The guilty pleas were announced by Loretta E. Lynch, United States Attorney for the Eastern District of New York, and James T. Hayes, Jr., Special Agent-in-Charge, U.S. Immigration and Customs Enforcement, Homeland Security Investigations (HSI), New York.
“The defendants are classic predators: they targeted women and a young girl in Mexico, and pushed them into a life of sexual slavery in Mexico and the United States. As our trafficking cases have repeatedly shown, we will not relent against those who choose to subject victims to modern-day slavery in an effort to line their own pockets,” stated United States Attorney Lynch. Ms. Lynch thanked the Mexican authorities and other entities that assisted with the investigation and successful prosecution of this case.
“These men preyed on innocent women, luring them into the United States under false pretenses and then cruelly enslaving them to satisfy their own greed in a ruthless prostitution scheme,” said HSI Special Agent-in-Charge Hayes. “Prosecuting human traffickers and rescuing human trafficking victims is a priority of this office and the Department of Homeland Security. These guilty pleas highlight that commitment and serve as a warning to other predators that law enforcement at all levels is determined to dismantle these heartless human trafficking organizations.”

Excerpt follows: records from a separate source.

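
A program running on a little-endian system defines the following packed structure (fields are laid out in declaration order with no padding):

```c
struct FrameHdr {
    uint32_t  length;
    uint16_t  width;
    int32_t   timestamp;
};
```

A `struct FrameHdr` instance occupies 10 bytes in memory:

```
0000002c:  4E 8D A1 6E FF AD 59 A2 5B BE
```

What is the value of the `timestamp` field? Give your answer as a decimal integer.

`timestamp` follows `length` (4 B), `width` (2 B), so it starts at offset 4 + 2 = 6 and occupies 4 bytes.
Bytes at offsets 6..9: 59 A2 5B BE.
In little-endian order the low byte comes first in memory.
Reassemble most-significant byte first: BE 5B A2 59 → 0xBE5BA259.
Top bit is set, so as a signed 32-bit value this is 0xBE5BA259 − 2^32 = -1101290919.

-1101290919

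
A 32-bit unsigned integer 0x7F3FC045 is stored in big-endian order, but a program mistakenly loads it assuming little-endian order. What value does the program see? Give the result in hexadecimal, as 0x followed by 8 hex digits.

0x45C03F7F

Stored big-endian, the bytes at ascending addresses are 7F 3F C0 45.
Read back as little-endian, the first byte is least significant, giving 0x45C03F7F.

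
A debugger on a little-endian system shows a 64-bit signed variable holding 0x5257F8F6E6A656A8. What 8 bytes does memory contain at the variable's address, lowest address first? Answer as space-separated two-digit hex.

Split into bytes (most-significant first): 52 57 F8 F6 E6 A6 56 A8.
Little-endian stores the least-significant byte at the lowest address.
So at ascending addresses the bytes are A8 56 A6 E6 F6 F8 57 52.

A8 56 A6 E6 F6 F8 57 52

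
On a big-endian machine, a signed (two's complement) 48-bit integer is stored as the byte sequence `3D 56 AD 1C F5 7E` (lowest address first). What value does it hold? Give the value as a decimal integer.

67442480838014

In big-endian order the high byte comes first in memory.
The bytes are already most-significant first: 0x3D56AD1CF57E.
0x3D56AD1CF57E = 67442480838014.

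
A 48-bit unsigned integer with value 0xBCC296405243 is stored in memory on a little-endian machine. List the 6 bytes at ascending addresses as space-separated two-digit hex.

Split into bytes (most-significant first): BC C2 96 40 52 43.
Little-endian: lowest address holds the least-significant byte.
So at ascending addresses the bytes are 43 52 40 96 C2 BC.

43 52 40 96 C2 BC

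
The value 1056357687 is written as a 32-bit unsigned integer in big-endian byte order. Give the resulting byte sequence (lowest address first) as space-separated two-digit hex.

1056357687 in hexadecimal, padded to 32 bits, is 0x3EF6BD37.
Split into bytes (most-significant first): 3E F6 BD 37.
In big-endian order the high byte comes first in memory.
So the memory order matches the most-significant-first order: 3E F6 BD 37.

3E F6 BD 37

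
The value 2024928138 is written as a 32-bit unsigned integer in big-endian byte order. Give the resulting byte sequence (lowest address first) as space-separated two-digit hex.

78 B1 F3 8A

2024928138 in hexadecimal, padded to 32 bits, is 0x78B1F38A.
Split into bytes (most-significant first): 78 B1 F3 8A.
Big-endian stores the most-significant byte at the lowest address.
So the memory order matches the most-significant-first order: 78 B1 F3 8A.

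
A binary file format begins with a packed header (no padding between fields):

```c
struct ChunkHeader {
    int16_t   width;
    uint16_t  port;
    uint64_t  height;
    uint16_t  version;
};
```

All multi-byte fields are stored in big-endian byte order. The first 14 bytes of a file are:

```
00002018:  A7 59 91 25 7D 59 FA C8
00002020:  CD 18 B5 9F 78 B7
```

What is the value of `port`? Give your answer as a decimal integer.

`port` follows `width` (2 bytes), so it starts at byte offset 2 and occupies 2 bytes.
Bytes at offsets 2..3: 91 25.
Big-endian stores the most-significant byte at the lowest address.
The bytes are already most-significant first: 0x9125.
0x9125 = 37157.

37157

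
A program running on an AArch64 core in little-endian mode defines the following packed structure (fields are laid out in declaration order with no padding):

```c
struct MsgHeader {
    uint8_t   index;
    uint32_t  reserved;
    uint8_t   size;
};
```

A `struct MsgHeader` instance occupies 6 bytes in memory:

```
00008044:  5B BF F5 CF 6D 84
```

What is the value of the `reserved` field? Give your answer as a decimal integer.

1842345407

`reserved` follows `index` (1 byte), so it starts at byte offset 1 and occupies 4 bytes.
Bytes at offsets 1..4: BF F5 CF 6D.
Little-endian: lowest address holds the least-significant byte.
Reassemble most-significant byte first: 6D CF F5 BF → 0x6DCFF5BF.
0x6DCFF5BF = 1842345407.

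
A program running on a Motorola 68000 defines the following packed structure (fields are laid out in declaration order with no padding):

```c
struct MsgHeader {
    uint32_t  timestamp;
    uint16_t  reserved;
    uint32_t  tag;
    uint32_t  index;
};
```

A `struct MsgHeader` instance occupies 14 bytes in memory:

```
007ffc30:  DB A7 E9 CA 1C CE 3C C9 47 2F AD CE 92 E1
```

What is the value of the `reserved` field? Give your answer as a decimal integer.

7374

`reserved` follows `timestamp` (4 bytes), so it starts at byte offset 4 and occupies 2 bytes.
Bytes at offsets 4..5: 1C CE.
In big-endian order the high byte comes first in memory.
The bytes are already most-significant first: 0x1CCE.
0x1CCE = 7374.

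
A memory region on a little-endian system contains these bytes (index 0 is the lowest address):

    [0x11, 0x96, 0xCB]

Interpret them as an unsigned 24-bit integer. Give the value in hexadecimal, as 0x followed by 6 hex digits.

Little-endian: lowest address holds the least-significant byte.
Reassemble most-significant byte first: CB 96 11 → 0xCB9611.

0xCB9611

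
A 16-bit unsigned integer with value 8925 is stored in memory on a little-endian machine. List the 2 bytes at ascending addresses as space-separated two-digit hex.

8925 in hexadecimal, padded to 16 bits, is 0x22DD.
Split into bytes (most-significant first): 22 DD.
In little-endian order the low byte comes first in memory.
So at ascending addresses the bytes are DD 22.

DD 22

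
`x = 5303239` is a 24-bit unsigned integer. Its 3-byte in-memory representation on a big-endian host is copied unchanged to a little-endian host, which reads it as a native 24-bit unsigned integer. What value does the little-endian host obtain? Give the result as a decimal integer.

13101904

5303239 in 24-bit hexadecimal is 0x50EBC7.
Stored big-endian, the bytes at ascending addresses are 50 EB C7.
Read back as little-endian, the first byte is least significant, giving 0xC7EB50.
0xC7EB50 = 13101904.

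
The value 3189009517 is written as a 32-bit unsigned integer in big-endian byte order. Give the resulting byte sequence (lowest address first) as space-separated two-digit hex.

BE 14 6C 6D

3189009517 in hexadecimal, padded to 32 bits, is 0xBE146C6D.
Split into bytes (most-significant first): BE 14 6C 6D.
In big-endian order the high byte comes first in memory.
So the memory order matches the most-significant-first order: BE 14 6C 6D.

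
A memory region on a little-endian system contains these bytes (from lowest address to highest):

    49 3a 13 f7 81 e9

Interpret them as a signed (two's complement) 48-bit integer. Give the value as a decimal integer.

-24730571425207

Little-endian stores the least-significant byte at the lowest address.
Reassemble most-significant byte first: E9 81 F7 13 3A 49 → 0xE981F7133A49.
Top bit is set, so as a signed 48-bit value this is 0xE981F7133A49 − 2^48 = -24730571425207.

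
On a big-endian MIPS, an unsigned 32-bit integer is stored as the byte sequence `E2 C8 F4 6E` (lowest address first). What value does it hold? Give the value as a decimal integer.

Big-endian: lowest address holds the most-significant byte.
The bytes are already most-significant first: 0xE2C8F46E.
0xE2C8F46E = 3804820590.

3804820590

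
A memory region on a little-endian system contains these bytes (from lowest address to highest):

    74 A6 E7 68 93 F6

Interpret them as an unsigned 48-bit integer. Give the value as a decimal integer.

Little-endian: lowest address holds the least-significant byte.
Reassemble most-significant byte first: F6 93 68 E7 A6 74 → 0xF69368E7A674.
0xF69368E7A674 = 271112980637300.

271112980637300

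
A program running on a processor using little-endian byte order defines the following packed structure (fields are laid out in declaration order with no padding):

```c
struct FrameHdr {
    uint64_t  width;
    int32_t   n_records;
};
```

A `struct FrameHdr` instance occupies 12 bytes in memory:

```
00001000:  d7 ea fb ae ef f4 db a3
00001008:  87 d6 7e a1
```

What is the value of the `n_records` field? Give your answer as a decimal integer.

`n_records` follows `width` (8 bytes), so it starts at byte offset 8 and occupies 4 bytes.
Bytes at offsets 8..11: 87 D6 7E A1.
Little-endian stores the least-significant byte at the lowest address.
Reassemble most-significant byte first: A1 7E D6 87 → 0xA17ED687.
Top bit is set, so as a signed 32-bit value this is 0xA17ED687 − 2^32 = -1585523065.

-1585523065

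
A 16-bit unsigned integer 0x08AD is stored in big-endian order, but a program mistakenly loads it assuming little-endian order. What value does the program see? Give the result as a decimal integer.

44296

Stored big-endian, the bytes at ascending addresses are 08 AD.
Read back as little-endian, the first byte is least significant, giving 0xAD08.
0xAD08 = 44296.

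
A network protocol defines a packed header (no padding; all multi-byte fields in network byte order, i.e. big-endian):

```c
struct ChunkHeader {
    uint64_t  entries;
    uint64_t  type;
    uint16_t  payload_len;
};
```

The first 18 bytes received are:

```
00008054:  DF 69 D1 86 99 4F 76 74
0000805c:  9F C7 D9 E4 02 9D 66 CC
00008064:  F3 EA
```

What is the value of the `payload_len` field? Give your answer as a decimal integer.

`payload_len` follows `entries` (8 B), `type` (8 B), so it starts at offset 8 + 8 = 16 and occupies 2 bytes.
Bytes at offsets 16..17: F3 EA.
In big-endian order the high byte comes first in memory.
The bytes are already most-significant first: 0xF3EA.
0xF3EA = 62442.

62442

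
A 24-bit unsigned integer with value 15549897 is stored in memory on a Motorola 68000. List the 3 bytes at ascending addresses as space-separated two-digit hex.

ED 45 C9

15549897 in hexadecimal, padded to 24 bits, is 0xED45C9.
Split into bytes (most-significant first): ED 45 C9.
In big-endian order the high byte comes first in memory.
So the memory order matches the most-significant-first order: ED 45 C9.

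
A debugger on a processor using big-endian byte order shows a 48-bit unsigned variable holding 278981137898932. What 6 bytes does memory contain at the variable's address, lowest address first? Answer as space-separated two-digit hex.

FD BB 5B 9F 9D B4

278981137898932 in hexadecimal, padded to 48 bits, is 0xFDBB5B9F9DB4.
Split into bytes (most-significant first): FD BB 5B 9F 9D B4.
Big-endian: lowest address holds the most-significant byte.
So the memory order matches the most-significant-first order: FD BB 5B 9F 9D B4.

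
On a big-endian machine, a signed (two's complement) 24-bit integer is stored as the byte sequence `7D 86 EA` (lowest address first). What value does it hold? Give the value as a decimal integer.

Big-endian stores the most-significant byte at the lowest address.
The bytes are already most-significant first: 0x7D86EA.
0x7D86EA = 8226538.

8226538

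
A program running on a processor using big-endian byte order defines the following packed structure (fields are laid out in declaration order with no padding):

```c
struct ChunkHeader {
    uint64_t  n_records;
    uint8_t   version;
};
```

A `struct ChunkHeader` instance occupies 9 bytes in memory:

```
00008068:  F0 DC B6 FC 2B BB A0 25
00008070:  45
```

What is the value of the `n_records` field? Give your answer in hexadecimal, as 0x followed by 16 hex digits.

0xF0DCB6FC2BBBA025

`n_records` is the first field, at byte offset 0, occupying 8 bytes.
Bytes at offsets 0..7: F0 DC B6 FC 2B BB A0 25.
In big-endian order the high byte comes first in memory.
The bytes are already most-significant first: 0xF0DCB6FC2BBBA025.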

As set forth in court documents, and discussed during the guilty plea proceedings, the sex trafficking involved at least four victims, and the defendants used various methods to force these women to work in prostitution, ranging from threats of violence, assault and psychological coercion. One minor victim, identified at the guilty plea proceedings as Jane Doe 4, was under the age of 18 when she was trafficked to the United States. During the guilty plea held today, defendant Jorge Estrada-Tepal admitted that, starting in 2007, he and his brothers entered into a conspiracy to transport women from Mexico to Queens to engage in prostitution, and that threats of force were used against the victims. Likewise, yesterday, Ricardo Estrada-Tepal admitted that he and his brothers brought women from Mexico to the United States, where they were forced to work in prostitution, and that he and his brothers did not tell the women the “real truth about why they were coming to the United States.” On Tuesday, defendant Victor Leonel Estrada-Tepal admitted that he agreed with his brothers to force women to work in prostitution, including his wife, Jane Doe 4, who was 17 years old at the time, who he brought from Mexico to Queens to have her engage in prostitution.
Since 2009, the Departments of Justice and Homeland Security have collaborated with Mexican law enforcement counterparts in the Procuraduría General de la República (PGR), the Secretaría de Seguridad Pública (SSP), Procuraduría Social de Atención a las Víctimas de Delitos (PROVICTIMA), and non-governmental partners in the United States and Mexico in a Bilateral Human Trafficking Enforcement Initiative. Through this Initiative, the United States and Mexico have worked together to bring high-impact prosecutions under both U.S. and Mexican law to more effectively dismantle human trafficking networks operating across the U.S.-Mexico border, prosecute human traffickers, rescue human trafficking victims, and reunite victims with their families. Other significant bilateral cases have been prosecuted in Atlanta, Georgia, and Miami, Florida.
The government’s case was prosecuted by Assistant United States Attorneys Taryn A. Merkl and Melody Wells.